C’est techniquement possible pour un bricoleur expérimenté, notamment pour les raccordements en apparent avec des tuyaux PVC. En revanche, toute installation encastrée sous dalle ou nécessitant une mise en conformité DTU 60.11 doit être réalisée ou supervisée par un professionnel qualifié, notamment pour garantir la couverture par l’assurance habitation.
Quel diamètre de canalisation utiliser pour deux WC raccordés ensemble ?
Le diamètre minimal recommandé par le DTU 60.11 pour une évacuation de WC est de 100 mm. Pour deux WC raccordés sur un même collecteur, ce diamètre reste généralement suffisant, à condition que la pente soit correctement respectée (entre 1 et 3 %) et que la distance jusqu’à la chute principale ne soit pas excessive.
Pourquoi mes WC font-ils des gargouillis après le raccordement ?
Les gargouillis indiquent le plus souvent un problème de ventilation du réseau. Lorsqu’un WC se vide, il crée une dépression qui aspire l’eau des siphons voisins. L’installation d’un aérateur de colonne (type Durgo) sur la chute principale ou sur la branche secondaire permet généralement de résoudre ce problème sans travaux majeurs.
Quelle est la distance maximale entre un WC et la chute d’évacuation ?
Sans ventilation secondaire, la distance maximale entre le WC et la colonne de chute est généralement fixée à 3 mètres selon les préconisations DTU. Au-delà de cette distance, un aérateur de colonne ou une ventilation secondaire est indispensable pour maintenir la pression atmosphérique dans le réseau et éviter les remontées d’odeurs.
Comment éviter les bouchons sur une évacuation commune à deux WC ?

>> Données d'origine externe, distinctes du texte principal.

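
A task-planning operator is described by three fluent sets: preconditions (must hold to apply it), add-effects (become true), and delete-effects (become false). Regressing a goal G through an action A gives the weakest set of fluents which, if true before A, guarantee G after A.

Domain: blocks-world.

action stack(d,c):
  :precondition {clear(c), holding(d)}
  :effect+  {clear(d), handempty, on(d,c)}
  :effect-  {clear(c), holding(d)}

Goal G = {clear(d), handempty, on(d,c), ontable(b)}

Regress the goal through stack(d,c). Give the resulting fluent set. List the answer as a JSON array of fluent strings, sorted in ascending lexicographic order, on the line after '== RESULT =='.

Compute (G \ add) ∪ pre:
  G ∩ del = {}  (empty — regression defined)
  G \ add = {clear(d), handempty, on(d,c), ontable(b)} \ {clear(d), handempty, on(d,c)} = {ontable(b)}
  ∪ pre   = {ontable(b)} ∪ {clear(c), holding(d)}
          = {clear(c), holding(d), ontable(b)}

== RESULT ==
["clear(c)", "holding(d)", "ontable(b)"]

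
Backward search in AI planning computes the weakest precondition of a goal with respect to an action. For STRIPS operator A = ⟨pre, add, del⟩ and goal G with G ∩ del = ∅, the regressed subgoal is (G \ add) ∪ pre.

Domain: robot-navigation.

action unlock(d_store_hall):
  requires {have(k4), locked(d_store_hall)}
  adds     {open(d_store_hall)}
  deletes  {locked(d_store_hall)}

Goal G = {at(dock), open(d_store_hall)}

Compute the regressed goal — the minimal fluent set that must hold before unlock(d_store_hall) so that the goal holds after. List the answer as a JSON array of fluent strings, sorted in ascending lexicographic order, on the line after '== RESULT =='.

Compute (G \ add) ∪ pre:
  G ∩ del = {}  (empty — regression defined)
  G \ add = {at(dock), open(d_store_hall)} \ {open(d_store_hall)} = {at(dock)}
  ∪ pre   = {at(dock)} ∪ {have(k4), locked(d_store_hall)}
          = {at(dock), have(k4), locked(d_store_hall)}

== RESULT ==
["at(dock)", "have(k4)", "locked(d_store_hall)"]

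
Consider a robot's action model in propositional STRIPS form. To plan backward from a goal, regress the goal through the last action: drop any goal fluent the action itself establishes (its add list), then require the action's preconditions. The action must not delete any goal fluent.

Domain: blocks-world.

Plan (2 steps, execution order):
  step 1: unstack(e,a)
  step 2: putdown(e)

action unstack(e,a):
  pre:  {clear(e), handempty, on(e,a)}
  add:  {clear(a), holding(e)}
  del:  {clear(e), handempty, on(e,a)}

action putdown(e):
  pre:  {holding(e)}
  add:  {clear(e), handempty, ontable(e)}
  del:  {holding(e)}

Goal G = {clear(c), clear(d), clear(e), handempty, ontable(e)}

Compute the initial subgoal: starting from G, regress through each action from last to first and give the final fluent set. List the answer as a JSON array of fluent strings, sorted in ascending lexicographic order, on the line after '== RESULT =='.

Regress step by step:
  through step 2 (putdown(e)): drop {clear(e), handempty, ontable(e)}, keep {clear(c), clear(d)}, require {holding(e)}
    → {clear(c), clear(d), holding(e)}
  through step 1 (unstack(e,a)): drop {holding(e)}, keep {clear(c), clear(d)}, require {clear(e), handempty, on(e,a)}
    → {clear(c), clear(d), clear(e), handempty, on(e,a)}

== RESULT ==
["clear(c)", "clear(d)", "clear(e)", "handempty", "on(e,a)"]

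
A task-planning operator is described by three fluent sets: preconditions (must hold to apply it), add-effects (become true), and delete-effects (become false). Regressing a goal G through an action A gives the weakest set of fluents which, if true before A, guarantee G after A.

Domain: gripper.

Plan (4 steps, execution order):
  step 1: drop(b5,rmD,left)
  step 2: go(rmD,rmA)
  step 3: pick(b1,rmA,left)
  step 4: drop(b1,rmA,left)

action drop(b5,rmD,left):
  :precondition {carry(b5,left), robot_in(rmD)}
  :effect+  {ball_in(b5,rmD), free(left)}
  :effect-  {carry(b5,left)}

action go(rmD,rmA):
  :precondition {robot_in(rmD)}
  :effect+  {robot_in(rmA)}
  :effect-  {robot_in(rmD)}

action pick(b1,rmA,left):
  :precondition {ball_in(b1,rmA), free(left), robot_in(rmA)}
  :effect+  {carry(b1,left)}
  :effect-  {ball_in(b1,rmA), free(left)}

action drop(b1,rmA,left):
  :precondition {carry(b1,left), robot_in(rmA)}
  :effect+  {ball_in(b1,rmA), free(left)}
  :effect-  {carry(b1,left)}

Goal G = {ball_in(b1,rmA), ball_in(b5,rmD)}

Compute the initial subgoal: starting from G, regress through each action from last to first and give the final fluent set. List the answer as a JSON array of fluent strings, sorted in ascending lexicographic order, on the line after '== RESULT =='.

Regress step by step:
  through step 4 (drop(b1,rmA,left)): drop {ball_in(b1,rmA)}, keep {ball_in(b5,rmD)}, require {carry(b1,left), robot_in(rmA)}
    → {ball_in(b5,rmD), carry(b1,left), robot_in(rmA)}
  through step 3 (pick(b1,rmA,left)): drop {carry(b1,left)}, keep {ball_in(b5,rmD), robot_in(rmA)}, require {ball_in(b1,rmA), free(left), robot_in(rmA)}
    → {ball_in(b1,rmA), ball_in(b5,rmD), free(left), robot_in(rmA)}
  through step 2 (go(rmD,rmA)): drop {robot_in(rmA)}, keep {ball_in(b1,rmA), ball_in(b5,rmD), free(left)}, require {robot_in(rmD)}
    → {ball_in(b1,rmA), ball_in(b5,rmD), free(left), robot_in(rmD)}
  through step 1 (drop(b5,rmD,left)): drop {ball_in(b5,rmD), free(left)}, keep {ball_in(b1,rmA), robot_in(rmD)}, require {carry(b5,left), robot_in(rmD)}
    → {ball_in(b1,rmA), carry(b5,left), robot_in(rmD)}

== RESULT ==
["ball_in(b1,rmA)", "carry(b5,left)", "robot_in(rmD)"]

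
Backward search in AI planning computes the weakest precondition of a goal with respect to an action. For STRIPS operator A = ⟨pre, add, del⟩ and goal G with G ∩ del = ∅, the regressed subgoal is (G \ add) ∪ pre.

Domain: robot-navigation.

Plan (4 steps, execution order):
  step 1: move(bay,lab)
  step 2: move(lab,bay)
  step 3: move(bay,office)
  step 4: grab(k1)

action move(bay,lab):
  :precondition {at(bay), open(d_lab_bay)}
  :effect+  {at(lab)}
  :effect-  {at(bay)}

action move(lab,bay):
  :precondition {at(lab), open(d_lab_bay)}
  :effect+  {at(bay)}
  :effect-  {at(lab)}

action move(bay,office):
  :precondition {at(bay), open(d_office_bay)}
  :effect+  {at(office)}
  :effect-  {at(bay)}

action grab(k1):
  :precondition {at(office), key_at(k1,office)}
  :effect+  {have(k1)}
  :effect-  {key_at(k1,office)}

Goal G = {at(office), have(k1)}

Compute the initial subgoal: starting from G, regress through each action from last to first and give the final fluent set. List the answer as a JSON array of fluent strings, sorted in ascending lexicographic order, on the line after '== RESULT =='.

Work backward from the goal:
  through step 4 (grab(k1)): drop {have(k1)}, keep {at(office)}, require {at(office), key_at(k1,office)}
    → {at(office), key_at(k1,office)}
  through step 3 (move(bay,office)): drop {at(office)}, keep {key_at(k1,office)}, require {at(bay), open(d_office_bay)}
    → {at(bay), key_at(k1,office), open(d_office_bay)}
  through step 2 (move(lab,bay)): drop {at(bay)}, keep {key_at(k1,office), open(d_office_bay)}, require {at(lab), open(d_lab_bay)}
    → {at(lab), key_at(k1,office), open(d_lab_bay), open(d_office_bay)}
  through step 1 (move(bay,lab)): drop {at(lab)}, keep {key_at(k1,office), open(d_lab_bay), open(d_office_bay)}, require {at(bay), open(d_lab_bay)}
    → {at(bay), key_at(k1,office), open(d_lab_bay), open(d_office_bay)}

== RESULT ==
["at(bay)", "key_at(k1,office)", "open(d_lab_bay)", "open(d_office_bay)"]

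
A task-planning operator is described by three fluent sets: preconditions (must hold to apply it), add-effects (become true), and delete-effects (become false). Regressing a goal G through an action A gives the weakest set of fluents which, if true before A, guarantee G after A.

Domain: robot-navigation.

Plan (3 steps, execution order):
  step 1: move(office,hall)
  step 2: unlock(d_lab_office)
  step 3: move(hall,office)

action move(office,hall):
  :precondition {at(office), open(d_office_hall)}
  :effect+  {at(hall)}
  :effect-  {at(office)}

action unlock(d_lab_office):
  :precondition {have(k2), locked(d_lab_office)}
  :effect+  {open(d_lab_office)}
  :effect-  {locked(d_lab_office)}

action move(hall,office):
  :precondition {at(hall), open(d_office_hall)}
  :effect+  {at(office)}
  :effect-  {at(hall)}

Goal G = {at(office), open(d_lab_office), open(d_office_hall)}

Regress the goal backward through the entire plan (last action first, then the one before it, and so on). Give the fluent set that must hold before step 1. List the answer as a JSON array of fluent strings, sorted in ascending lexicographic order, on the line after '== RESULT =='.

Work backward from the goal:
  through step 3 (move(hall,office)): drop {at(office)}, keep {open(d_lab_office), open(d_office_hall)}, require {at(hall), open(d_office_hall)}
    → {at(hall), open(d_lab_office), open(d_office_hall)}
  through step 2 (unlock(d_lab_office)): drop {open(d_lab_office)}, keep {at(hall), open(d_office_hall)}, require {have(k2), locked(d_lab_office)}
    → {at(hall), have(k2), locked(d_lab_office), open(d_office_hall)}
  through step 1 (move(office,hall)): drop {at(hall)}, keep {have(k2), locked(d_lab_office), open(d_office_hall)}, require {at(office), open(d_office_hall)}
    → {at(office), have(k2), locked(d_lab_office), open(d_office_hall)}

== RESULT ==
["at(office)", "have(k2)", "locked(d_lab_office)", "open(d_office_hall)"]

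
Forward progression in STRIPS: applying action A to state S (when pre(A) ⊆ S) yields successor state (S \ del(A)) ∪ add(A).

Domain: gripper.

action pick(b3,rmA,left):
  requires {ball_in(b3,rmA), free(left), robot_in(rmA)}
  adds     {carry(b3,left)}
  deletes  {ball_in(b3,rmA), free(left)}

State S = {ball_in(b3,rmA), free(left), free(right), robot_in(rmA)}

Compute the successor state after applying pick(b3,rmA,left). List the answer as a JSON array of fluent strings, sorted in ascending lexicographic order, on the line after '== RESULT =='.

Compute (S \ del) ∪ add:
  pre ⊆ S: {ball_in(b3,rmA), free(left), robot_in(rmA)} ⊆ S  — applicable
  S \ del = {free(right), robot_in(rmA)}
  ∪ add   = {carry(b3,left), free(right), robot_in(rmA)}

== RESULT ==
["carry(b3,left)", "free(right)", "robot_in(rmA)"]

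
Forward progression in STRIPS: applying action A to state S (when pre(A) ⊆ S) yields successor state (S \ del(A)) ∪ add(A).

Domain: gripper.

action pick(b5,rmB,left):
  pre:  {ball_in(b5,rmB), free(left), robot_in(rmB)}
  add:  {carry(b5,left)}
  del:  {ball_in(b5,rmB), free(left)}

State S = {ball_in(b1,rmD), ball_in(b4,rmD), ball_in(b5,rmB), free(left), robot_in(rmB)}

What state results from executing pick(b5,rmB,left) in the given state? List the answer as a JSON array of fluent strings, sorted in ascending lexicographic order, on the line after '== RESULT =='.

Compute (S \ del) ∪ add:
  pre ⊆ S: {ball_in(b5,rmB), free(left), robot_in(rmB)} ⊆ S  — applicable
  S \ del = {ball_in(b1,rmD), ball_in(b4,rmD), robot_in(rmB)}
  ∪ add   = {ball_in(b1,rmD), ball_in(b4,rmD), carry(b5,left), robot_in(rmB)}

== RESULT ==
["ball_in(b1,rmD)", "ball_in(b4,rmD)", "carry(b5,left)", "robot_in(rmB)"]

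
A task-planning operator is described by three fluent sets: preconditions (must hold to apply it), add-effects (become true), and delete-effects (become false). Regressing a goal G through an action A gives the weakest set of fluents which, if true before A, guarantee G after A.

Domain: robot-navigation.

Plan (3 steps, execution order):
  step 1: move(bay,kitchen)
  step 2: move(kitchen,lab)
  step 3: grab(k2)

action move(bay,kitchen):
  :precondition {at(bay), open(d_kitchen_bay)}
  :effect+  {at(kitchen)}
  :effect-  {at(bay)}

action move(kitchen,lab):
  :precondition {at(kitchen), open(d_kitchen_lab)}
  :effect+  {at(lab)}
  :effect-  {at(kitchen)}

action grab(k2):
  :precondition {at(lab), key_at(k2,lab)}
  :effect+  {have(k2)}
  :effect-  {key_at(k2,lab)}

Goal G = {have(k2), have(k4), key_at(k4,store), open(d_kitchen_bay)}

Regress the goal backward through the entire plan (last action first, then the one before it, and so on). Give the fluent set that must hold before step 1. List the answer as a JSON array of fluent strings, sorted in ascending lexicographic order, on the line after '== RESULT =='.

Work backward from the goal:
  through step 3 (grab(k2)): drop {have(k2)}, keep {have(k4), key_at(k4,store), open(d_kitchen_bay)}, require {at(lab), key_at(k2,lab)}
    → {at(lab), have(k4), key_at(k2,lab), key_at(k4,store), open(d_kitchen_bay)}
  through step 2 (move(kitchen,lab)): drop {at(lab)}, keep {have(k4), key_at(k2,lab), key_at(k4,store), open(d_kitchen_bay)}, require {at(kitchen), open(d_kitchen_lab)}
    → {at(kitchen), have(k4), key_at(k2,lab), key_at(k4,store), open(d_kitchen_bay), open(d_kitchen_lab)}
  through step 1 (move(bay,kitchen)): drop {at(kitchen)}, keep {have(k4), key_at(k2,lab), key_at(k4,store), open(d_kitchen_bay), open(d_kitchen_lab)}, require {at(bay), open(d_kitchen_bay)}
    → {at(bay), have(k4), key_at(k2,lab), key_at(k4,store), open(d_kitchen_bay), open(d_kitchen_lab)}

== RESULT ==
["at(bay)", "have(k4)", "key_at(k2,lab)", "key_at(k4,store)", "open(d_kitchen_bay)", "open(d_kitchen_lab)"]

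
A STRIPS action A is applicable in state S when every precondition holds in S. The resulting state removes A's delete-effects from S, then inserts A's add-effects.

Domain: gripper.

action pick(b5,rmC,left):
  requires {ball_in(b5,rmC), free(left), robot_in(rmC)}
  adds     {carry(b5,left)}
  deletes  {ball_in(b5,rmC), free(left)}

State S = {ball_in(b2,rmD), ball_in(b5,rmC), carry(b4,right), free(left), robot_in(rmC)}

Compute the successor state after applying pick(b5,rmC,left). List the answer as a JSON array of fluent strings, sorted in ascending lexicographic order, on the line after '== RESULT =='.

Progress:
  pre ⊆ S: {ball_in(b5,rmC), free(left), robot_in(rmC)} ⊆ S  — applicable
  S \ del = {ball_in(b2,rmD), carry(b4,right), robot_in(rmC)}
  ∪ add   = {ball_in(b2,rmD), carry(b4,right), carry(b5,left), robot_in(rmC)}

== RESULT ==
["ball_in(b2,rmD)", "carry(b4,right)", "carry(b5,left)", "robot_in(rmC)"]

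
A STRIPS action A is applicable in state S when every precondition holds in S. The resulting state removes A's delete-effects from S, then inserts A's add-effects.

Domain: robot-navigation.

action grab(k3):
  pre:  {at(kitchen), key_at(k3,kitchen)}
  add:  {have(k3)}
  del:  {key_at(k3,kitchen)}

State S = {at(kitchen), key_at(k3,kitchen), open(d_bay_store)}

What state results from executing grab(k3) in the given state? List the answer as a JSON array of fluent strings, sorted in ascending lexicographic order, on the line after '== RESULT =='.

Compute (S \ del) ∪ add:
  pre ⊆ S: {at(kitchen), key_at(k3,kitchen)} ⊆ S  — applicable
  S \ del = {at(kitchen), open(d_bay_store)}
  ∪ add   = {at(kitchen), have(k3), open(d_bay_store)}

== RESULT ==
["at(kitchen)", "have(k3)", "open(d_bay_store)"]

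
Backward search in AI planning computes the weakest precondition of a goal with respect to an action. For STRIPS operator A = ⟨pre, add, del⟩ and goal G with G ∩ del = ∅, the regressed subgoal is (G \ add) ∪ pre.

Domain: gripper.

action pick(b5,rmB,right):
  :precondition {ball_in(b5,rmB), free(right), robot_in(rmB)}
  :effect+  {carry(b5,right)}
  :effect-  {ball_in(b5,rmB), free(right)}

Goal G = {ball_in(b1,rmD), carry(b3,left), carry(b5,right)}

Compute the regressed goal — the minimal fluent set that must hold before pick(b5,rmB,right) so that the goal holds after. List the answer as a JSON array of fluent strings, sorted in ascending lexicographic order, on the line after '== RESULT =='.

Compute (G \ add) ∪ pre:
  G ∩ del = {}  (empty — regression defined)
  G \ add = {ball_in(b1,rmD), carry(b3,left), carry(b5,right)} \ {carry(b5,right)} = {ball_in(b1,rmD), carry(b3,left)}
  ∪ pre   = {ball_in(b1,rmD), carry(b3,left)} ∪ {ball_in(b5,rmB), free(right), robot_in(rmB)}
          = {ball_in(b1,rmD), ball_in(b5,rmB), carry(b3,left), free(right), robot_in(rmB)}

== RESULT ==
["ball_in(b1,rmD)", "ball_in(b5,rmB)", "carry(b3,left)", "free(right)", "robot_in(rmB)"]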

La prévention des bouchons repose sur trois points : une pente correcte (1 à 3 %), un raccord de jonction en Y à 45° (et non en té à 90°) et l’installation d’un regard de visite accessible sur le collecteur commun. L’utilisation régulière d’un produit enzymatique (non corrosif) permet de limiter les dépôts organiques sans endommager les joints ni les tuyaux.